KPK pun melalui juru bicara mereka menyatakan OTT tak melanggar aturan dan akan tetap dilakukan jika cukup bukti. Lalu, buat apa Johanis umbar janji untuk menyudahi OTT? Untuk memikat hati Komisi III? Banyak yang menduga demikian. Berhasilkah dia? Luar biasa. Kemarin, dia terpilih untuk kembali memimpin KPK bersama empat orang lainnya. Ia meraup 48 suara, sama dengan raupan Fitroh Rohcahyanto, disusul Setyo Budiyanto (46), Agus Joko Pramono (39), dan Ibnu Basuki Widodo (33). Untuk posisi Ketua KPK, Setyo Budiyanto mendulang suara terbanyak.
Johanis mampu membuat Komisi III kesengsem. Idenya untuk menyetop OTT disambut dengan gemuruh tepuk tangan dewan. Tepuk tangan ialah ekspresi kegembiraan. Lirik lagu anak-anak yang dipopulerkan Shieren & Ebril menarasikan itu. ‘Kalau kau suka hati.. Kalau kau suka hati.. Kalau kau suka hati, tepuk tangan..’.

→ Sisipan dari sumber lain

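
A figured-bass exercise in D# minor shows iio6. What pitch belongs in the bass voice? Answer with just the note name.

iio in D# minor has root E#; the chord is E#-G#-B.
The figure 6 means first inversion — the third is in the bass.

G#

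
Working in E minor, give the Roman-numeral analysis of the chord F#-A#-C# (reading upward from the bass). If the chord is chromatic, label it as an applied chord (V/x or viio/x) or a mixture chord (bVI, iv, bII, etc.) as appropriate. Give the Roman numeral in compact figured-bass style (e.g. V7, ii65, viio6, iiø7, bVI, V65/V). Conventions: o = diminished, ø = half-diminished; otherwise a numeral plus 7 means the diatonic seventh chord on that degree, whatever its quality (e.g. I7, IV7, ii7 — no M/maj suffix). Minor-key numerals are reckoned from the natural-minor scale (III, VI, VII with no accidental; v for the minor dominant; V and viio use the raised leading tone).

V/V

The pitches F#-A#-C# form a major triad rooted on F#.
F# is not a diatonic chord root with this quality in E minor, but it lies a perfect fifth above B (V), so the chord functions as an applied dominant of V.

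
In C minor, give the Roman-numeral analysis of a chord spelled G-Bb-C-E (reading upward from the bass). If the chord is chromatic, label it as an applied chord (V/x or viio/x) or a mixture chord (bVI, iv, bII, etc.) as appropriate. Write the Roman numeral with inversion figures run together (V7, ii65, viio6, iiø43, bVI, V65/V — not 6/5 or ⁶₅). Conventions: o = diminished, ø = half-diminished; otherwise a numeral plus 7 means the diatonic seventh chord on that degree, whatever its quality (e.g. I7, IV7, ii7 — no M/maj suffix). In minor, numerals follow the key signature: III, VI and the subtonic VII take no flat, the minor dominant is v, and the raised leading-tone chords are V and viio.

V43/iv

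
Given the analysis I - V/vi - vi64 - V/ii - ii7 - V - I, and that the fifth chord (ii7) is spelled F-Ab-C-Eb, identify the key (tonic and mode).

ii7 is given as F-Ab-C-Eb — a minor seventh chord with root F.
If F is scale degree 2 and the mode makes that degree carry a minor seventh chord, the tonic is Eb and the mode is major.

Eb major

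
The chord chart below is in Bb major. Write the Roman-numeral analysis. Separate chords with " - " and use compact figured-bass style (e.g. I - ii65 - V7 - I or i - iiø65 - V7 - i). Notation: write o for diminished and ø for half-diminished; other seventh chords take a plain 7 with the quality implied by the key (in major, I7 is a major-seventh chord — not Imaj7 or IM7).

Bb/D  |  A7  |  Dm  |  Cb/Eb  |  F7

I6 - V7/iii - iii - bII6 - V7

Bb/D has root Bb, degree 1 in Bb major, so I6.
A7 is the secondary dominant of iii (dominant seventh chord on A): V7/iii.
Dm: minor triad on D = scale degree 3 → iii.
Cb/Eb: Cb with this quality isn't in the key; a major triad on b2 is the Neapolitan sixth, bII6 (third, Eb, in the bass — hence the 6).
F7: dominant seventh chord on F = scale degree 5 → V7.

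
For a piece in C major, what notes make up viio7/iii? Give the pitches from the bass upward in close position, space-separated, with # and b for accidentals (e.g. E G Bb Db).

viio7/iii is a secondary leading-tone chord. The target iii is E in C major; the applied chord is rooted a semitone below, on D#.
Building a fully diminished seventh chord on D# gives D#-F#-A-C.

D# F# A C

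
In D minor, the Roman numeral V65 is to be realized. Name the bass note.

C#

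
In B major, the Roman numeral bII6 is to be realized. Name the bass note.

bII in B major has root C; the chord is C-E-G.
The figure 6 means first inversion — the third is in the bass.

E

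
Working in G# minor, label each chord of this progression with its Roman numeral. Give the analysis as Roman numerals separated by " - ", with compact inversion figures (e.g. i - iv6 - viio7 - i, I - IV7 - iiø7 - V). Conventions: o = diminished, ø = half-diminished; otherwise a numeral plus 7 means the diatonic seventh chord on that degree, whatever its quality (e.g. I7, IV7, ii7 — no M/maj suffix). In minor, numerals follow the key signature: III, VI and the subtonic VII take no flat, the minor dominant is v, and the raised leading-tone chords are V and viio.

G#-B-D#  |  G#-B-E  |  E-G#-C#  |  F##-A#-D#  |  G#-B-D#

G#-B-D# has root G#, degree 1 in G# minor, so i.
G#-B-E: root E is the submediant; major triad there is VI6.
E-G#-C#: minor triad on C# = scale degree 4 → iv6.
F##-A#-D# has root D#, degree 5 in G# minor, so V6.
G#-B-D# has root G#, degree 1 in G# minor, so i.

i - VI6 - iv6 - V6 - i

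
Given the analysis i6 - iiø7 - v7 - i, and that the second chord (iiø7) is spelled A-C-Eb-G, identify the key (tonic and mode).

G minor

The anchor chord is a half-diminished seventh chord on A, labeled iiø7.
iiø7 on A implies A is the supertonic; that puts the tonic at G, and the lowercase numeral fits minor mode.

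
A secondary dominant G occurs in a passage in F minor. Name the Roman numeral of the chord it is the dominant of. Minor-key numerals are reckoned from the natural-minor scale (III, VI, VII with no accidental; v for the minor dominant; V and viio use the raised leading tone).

V

The chord is a major triad on G.
A dominant resolves down a perfect fifth: G → C. In F minor, C is scale degree 5, i.e. V.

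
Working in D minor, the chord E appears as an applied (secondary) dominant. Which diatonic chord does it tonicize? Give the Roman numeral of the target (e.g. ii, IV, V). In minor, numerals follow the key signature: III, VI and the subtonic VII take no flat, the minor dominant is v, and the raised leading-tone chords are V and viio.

V

The chord is a major triad on E.
A dominant resolves down a perfect fifth: E → A. In D minor, A is scale degree 5, i.e. V.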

Konon, OTT KPK paling ditakuti koruptor dan calon koruptor. Lalu kenapa Komisi III menyambut antusias pernyataan Johanis akan menghapus OTT? Bungahkah mereka? Ah, entahlah.
Tak cuma Johanis yang kontra OTT. Luhut Binsar Pandjaitan juga. Eks menko kemaritiman dan investasi di era Jokowi yang kini dipercaya Presiden Prabowo sebagai Ketua Dewan Ekonomi Nasional itu pernah berujar lebih sedikit OTT maka kinerja KPK makin bagus. Opung bahkan menyebut OTT kampungan.

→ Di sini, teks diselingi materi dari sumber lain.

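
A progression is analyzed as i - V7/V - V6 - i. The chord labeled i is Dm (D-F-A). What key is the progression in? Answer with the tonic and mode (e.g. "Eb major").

D minor

The chord Dm is a minor triad rooted on D; its label is i.
If D is scale degree 1 and the mode makes that degree carry a minor triad, the tonic is D and the mode is minor.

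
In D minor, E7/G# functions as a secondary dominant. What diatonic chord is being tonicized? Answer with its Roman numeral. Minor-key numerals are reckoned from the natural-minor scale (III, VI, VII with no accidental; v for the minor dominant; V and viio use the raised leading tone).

V

The chord is a dominant seventh chord on E.
A dominant resolves down a perfect fifth: E → A. In D minor, A is scale degree 5, i.e. V.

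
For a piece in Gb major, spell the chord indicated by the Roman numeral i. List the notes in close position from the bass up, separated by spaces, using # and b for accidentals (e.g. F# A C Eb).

Gb Bbb Db

i is the minor tonic, borrowed from the parallel minor. In Gb major that root is Gb.
So the chord is Gb-Bbb-Db.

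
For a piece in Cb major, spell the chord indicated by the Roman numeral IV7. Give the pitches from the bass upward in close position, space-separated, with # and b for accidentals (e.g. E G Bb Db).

In Cb major, scale degree 4 is Fb, and the diatonic chord built there is a major seventh chord.
That chord is spelled Fb-Ab-Cb-Eb.

Fb Ab Cb Eb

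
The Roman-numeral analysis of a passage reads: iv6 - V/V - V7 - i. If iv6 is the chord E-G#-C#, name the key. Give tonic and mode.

The anchor chord is a minor triad on C#, labeled iv6.
Counting down 3 scale steps from C# places the tonic on G#; a minor triad on degree 4 is diatonic only in minor.

G# minor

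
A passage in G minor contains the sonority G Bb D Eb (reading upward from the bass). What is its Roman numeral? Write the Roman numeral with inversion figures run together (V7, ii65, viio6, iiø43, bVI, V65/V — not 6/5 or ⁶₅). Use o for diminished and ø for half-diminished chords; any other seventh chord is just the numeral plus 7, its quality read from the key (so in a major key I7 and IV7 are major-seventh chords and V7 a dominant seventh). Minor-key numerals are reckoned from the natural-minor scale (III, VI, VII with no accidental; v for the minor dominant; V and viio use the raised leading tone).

Stacked in thirds the chord is Eb-G-Bb-D: a major seventh chord on Eb.
Eb is scale degree 6 in G minor, and a major seventh chord on that degree is written VI7.
With G in the bass the chord is in first inversion, so the figured bass is 65.

VI65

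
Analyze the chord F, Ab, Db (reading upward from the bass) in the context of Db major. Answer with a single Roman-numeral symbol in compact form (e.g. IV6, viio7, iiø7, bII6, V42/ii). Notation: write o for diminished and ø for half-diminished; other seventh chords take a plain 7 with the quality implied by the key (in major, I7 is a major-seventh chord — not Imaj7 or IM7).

I6

The pitches Db-F-Ab form a major triad rooted on Db.
In Db major, Db is the tonic; the diatonic major triad there is I.
With F in the bass the chord is in first inversion, so the figured bass is 6.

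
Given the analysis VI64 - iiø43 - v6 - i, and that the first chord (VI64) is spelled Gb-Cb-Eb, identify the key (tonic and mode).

VI64 is given as Gb-Cb-Eb — a major triad with root Cb.
VI64 on Cb implies Cb is the submediant; that puts the tonic at Eb, and the uppercase numeral fits minor mode.

Eb minor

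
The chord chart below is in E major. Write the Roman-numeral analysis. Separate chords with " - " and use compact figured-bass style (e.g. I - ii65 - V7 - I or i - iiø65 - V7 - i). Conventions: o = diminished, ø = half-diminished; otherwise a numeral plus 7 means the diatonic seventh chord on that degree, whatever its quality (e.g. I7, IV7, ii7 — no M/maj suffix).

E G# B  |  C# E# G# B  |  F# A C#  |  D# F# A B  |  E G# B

E-G#-B: major triad on E = scale degree 1 → I.
C#-E#-G#-B: chromatic; C# is V of ii, so V7/ii.
F#-A-C#: root F# is the supertonic; minor triad there is ii.
D#-F#-A-B: dominant seventh chord on B = scale degree 5 → V65.
E-G#-B has root E, degree 1 in E major, so I.

I - V7/ii - ii - V65 - I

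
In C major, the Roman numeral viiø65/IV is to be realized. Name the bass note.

The applied chord viiø65/IV is rooted on E: E-G-Bb-D.
The figure 65 means first inversion — the third is in the bass.

G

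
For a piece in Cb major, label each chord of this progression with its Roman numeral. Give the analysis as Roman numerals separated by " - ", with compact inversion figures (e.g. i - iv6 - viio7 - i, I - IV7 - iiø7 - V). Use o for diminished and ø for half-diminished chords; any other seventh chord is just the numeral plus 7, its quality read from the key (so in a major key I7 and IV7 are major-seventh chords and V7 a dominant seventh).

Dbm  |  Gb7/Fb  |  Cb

ii - V42 - I

Dbm: minor triad on Db = scale degree 2 → ii.
Gb7/Fb: dominant seventh chord on Gb = scale degree 5 → V42.
Cb: root Cb is the tonic; major triad there is I.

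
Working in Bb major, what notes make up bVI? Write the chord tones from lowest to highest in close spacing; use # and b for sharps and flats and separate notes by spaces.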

Penilaian itu pun diamini anggota Komisi III dari PKB Hasbiallah Ilyas. Baginya, OTT memang kampungan sebab hanya pemborosan uang negara. Dalam sesi uji kelayakan dan kepatutan calon anggota Dewas KPK, dua hari lalu, ia ingin OTT tak lagi dilakukan.
Ia meminta Dewas KPK nanti melakukan langkah ekstrem dengan menghubungi target yang akan di-OTT untuk tidak jadi korupsi. “Kita telepon, ‘Hai, bapak, jangan melakukan korupsi; melakukan korupsi, Anda saya tangkap’. Kan, selesai, tidak ada uang negara yang dirugikan,” ucapnya. Duh….
Begitulah nasib OTT. Ia ada dan berguna, tapi tak sedikit yang ingin meniadakan karena menganggapnya tiada guna. Kini, orang yang ingin meniadakan OTT itu kembali dipercaya mengendalikan KPK.
OTT KPK benar-benar terjebak di antara benci dan rindu. Tidak sedikit elite yang membenci, tetapi saya yakin jauh lebih banyak rakyat yang merindukannya. Saya termasuk yang rindu. Saya ingin KPK kembali garang melakukan OTT untuk menerungku koruptor seperti di era kejayaan dulu. Saya tidak ingin koruptor dan kandidat koruptor tertawa terbahak-bahak karena OTT ditamatkan riwayatnya. Bagaimana dengan Anda para pembaca?